[Verse 1]
1996—
It was raining, drops were cutting through the mist
I'm in the kitchen like a good kid:
Hot chocolate
Drawing booklets for profit
Grandad had some quarters for my project
Ever since I had an honest audience I swore to God that I would body sh**
Life is too short for modesty
I was telling myself, upon that balcony
My legs went through the bars steady swinging 'til the splinters came
Im aiming for the top
Whenever I'm dropping, mom even the mockups are hot
This sh** is better than friendship;
They never understand when I begin sh**
I walk the lower field until the bell hits the wind
It's clicking like these groups of little kids when they get it in
But I don't need to play pretend when I play to win
Word to Benjamins
Word to everything, these words are everything
Or maybe words are just my only thing
[Verse 2]
2006—
Dilla died and I was living off his gift
I just heard Donuts at the Borders on the corner in La Habra I was over all these people tryna tell me my aspirations were goners
I wrote my poems so I could stay in my zone
Thinking: Why go to church if I feel God in my home?

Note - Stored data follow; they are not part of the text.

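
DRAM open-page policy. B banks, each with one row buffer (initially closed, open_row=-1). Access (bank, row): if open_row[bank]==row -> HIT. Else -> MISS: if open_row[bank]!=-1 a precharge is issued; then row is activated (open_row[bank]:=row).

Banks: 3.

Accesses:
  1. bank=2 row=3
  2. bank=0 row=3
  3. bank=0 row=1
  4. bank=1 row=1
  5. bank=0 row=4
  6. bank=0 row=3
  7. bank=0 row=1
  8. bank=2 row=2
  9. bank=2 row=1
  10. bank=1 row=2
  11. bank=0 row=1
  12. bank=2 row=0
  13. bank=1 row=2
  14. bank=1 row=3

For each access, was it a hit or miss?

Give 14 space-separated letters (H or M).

Answer: M M M M M M M M M M H M H M

Derivation:
Acc 1: bank2 row3 -> MISS (open row3); precharges=0
Acc 2: bank0 row3 -> MISS (open row3); precharges=0
Acc 3: bank0 row1 -> MISS (open row1); precharges=1
Acc 4: bank1 row1 -> MISS (open row1); precharges=1
Acc 5: bank0 row4 -> MISS (open row4); precharges=2
Acc 6: bank0 row3 -> MISS (open row3); precharges=3
Acc 7: bank0 row1 -> MISS (open row1); precharges=4
Acc 8: bank2 row2 -> MISS (open row2); precharges=5
Acc 9: bank2 row1 -> MISS (open row1); precharges=6
Acc 10: bank1 row2 -> MISS (open row2); precharges=7
Acc 11: bank0 row1 -> HIT
Acc 12: bank2 row0 -> MISS (open row0); precharges=8
Acc 13: bank1 row2 -> HIT
Acc 14: bank1 row3 -> MISS (open row3); precharges=9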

Maybe, I write because I'm feeling odd in my bones
And when I exorcise this demon I'm not thinking of those
It's 2010—
I got some shows and I'm finally making friends
I'm on the cusp of something big and I can feel it
Everything has been building up to this moment—I can steal it
I'm just a aphid in the crib speaking major
Lip service paid for
Showed the whole city what this Wayniac is great for
Word to the Kev machine
Word to everything, these words are everything
Or maybe words are just my only thing
[Verse 3]
2016
I spent the last 2 years f**ing up big dreams
You never know what you want until you get it
The future ain't set sometimes it's the little things winning over these checks
I had the chance to sell out and I told them 'bout
How words are everything, much bigger than gold clouds
If I'm a shell of a man my words are empty
Ringing through the halls of my bones for near a century
Don't lecture me
I see that selling soul get better things
And maybe its just fear that's keeping me from better scenes
But i'm here, one piece
An uncle and a beast
When they hit play they know that 'imma feast so rest in peace
[Verse 4]
Married to the game, but it's complicated
I know just how it works; if I was smart I'd get hella cake
Like if I throw a hook upon this beat it'd get hella plays
If I just said yes to all these fools I'd get hella paid
If only I could keep my mouth shut: no enemies
But I don't see the point in knowing truth and not set it free
I can't both express myself then play the game
If you just can't handle what I say then don't say my name
Keep it out your mouth like a foot
Rappers babble like a young adult book
Look, my trifocal looks could k** some dumb occult crooks
Burn a skull, cook
If I come out retirement, I got em all shook
Let me shake em then
Paperless, stirring up emotions with my paper pen
If you getting this for free what you pay for then?